Gäste aus der Dominikanischen Republik präsentieren am Brandenburger Tor in Berlin ihre traditionelle Kleidung zur Eröffnung der Internationalen Tourismus-Börse (ITB). Alle Fotos: dpa
Erstmals seit Jahren war 2009 der Gesamtumsatz bei den Reiseveranstaltern gesunken. Nach den endgültigen Zahlen ging der Umsatz um rund drei Prozent auf 20,8 Milliarden Euro zurück. Derzeit seien die Preise im Keller. Hoteliers hatten den Reiseanbietern hohe Rabatte gewährt, nachdem die Gästezahl aus vielen europäischen Ländern eingebrochen war.
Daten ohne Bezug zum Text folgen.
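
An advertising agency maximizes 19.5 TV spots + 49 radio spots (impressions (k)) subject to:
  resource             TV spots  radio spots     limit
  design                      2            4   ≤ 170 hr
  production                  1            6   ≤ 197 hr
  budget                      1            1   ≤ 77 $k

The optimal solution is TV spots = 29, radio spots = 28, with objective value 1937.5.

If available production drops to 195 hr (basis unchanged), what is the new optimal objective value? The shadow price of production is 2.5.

1932.5

Δb = -2, so new z* = 1937.5 + (2.5)·(-2) = 1937.5 − 5 = 1932.5.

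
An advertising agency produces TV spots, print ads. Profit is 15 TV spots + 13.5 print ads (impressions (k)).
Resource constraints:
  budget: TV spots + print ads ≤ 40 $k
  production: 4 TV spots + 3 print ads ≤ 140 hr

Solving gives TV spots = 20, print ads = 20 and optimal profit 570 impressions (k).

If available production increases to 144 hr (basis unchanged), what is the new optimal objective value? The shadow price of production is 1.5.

Δb = 4, so new z* = 570 + (1.5)·(4) = 570 + 6 = 576.

576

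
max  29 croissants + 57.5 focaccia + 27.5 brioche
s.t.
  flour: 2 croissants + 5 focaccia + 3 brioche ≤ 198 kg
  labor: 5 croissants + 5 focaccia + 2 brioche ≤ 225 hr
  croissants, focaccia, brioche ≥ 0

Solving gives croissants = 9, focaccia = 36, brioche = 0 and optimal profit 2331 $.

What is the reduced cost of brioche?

-5

Both flour and labor are binding at x*.
The binding rows give the dual system: 2·y_flour + 5·y_labor = 29 and 5·y_flour + 5·y_labor = 57.5.
This yields shadow prices y_flour = 9.5, y_labor = 2.
Reduced cost of brioche: c₃ − yᵀa₃ = 27.5 − (9.5·3 + 2·2) = 27.5 − 32.5 = -5.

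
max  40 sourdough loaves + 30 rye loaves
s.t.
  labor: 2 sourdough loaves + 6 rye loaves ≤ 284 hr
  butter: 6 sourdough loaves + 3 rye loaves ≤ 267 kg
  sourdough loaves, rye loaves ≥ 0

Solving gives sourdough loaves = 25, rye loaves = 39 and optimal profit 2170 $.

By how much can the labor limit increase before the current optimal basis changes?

Binding constraints: labor, butter. The basis is B = [[2,6],[6,3]] with det -30.
Per unit increase in labor, x* moves by d = (-0.1, 0.2).
The basis stays optimal until sourdough loaves reaches 0; allowable increase = 250 hr.

250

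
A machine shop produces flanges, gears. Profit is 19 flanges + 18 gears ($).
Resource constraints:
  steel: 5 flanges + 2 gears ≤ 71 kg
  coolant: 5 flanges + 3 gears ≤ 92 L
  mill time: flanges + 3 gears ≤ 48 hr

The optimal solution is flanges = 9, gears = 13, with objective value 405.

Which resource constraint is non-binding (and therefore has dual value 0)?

steel: 71/71 (binding)
coolant: 84/92 (slack 8)
mill time: 48/48 (binding)
By complementary slackness, a constraint with positive slack has shadow price 0 → coolant.

coolant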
Hinzu kamen geringere Kosten für Kerosinzuschläge bei Flugreisen. "Die Preise für organisierten Urlaub sind so günstig wie schon lange nicht mehr", sagte Laepple. Von den deutschen Flughäfen sind 2009 deutlich weniger Passagiere ins Ausland geflogen - erstmals seit sieben Jahren, wie das Statistische Bundesamt berichtete. 67,2 Millionen Passagiere bestiegen die Flugzeuge, 4,5 Prozent weniger als im Vorjahr. Vor allem die Touristenflieger in Europa waren betroffen.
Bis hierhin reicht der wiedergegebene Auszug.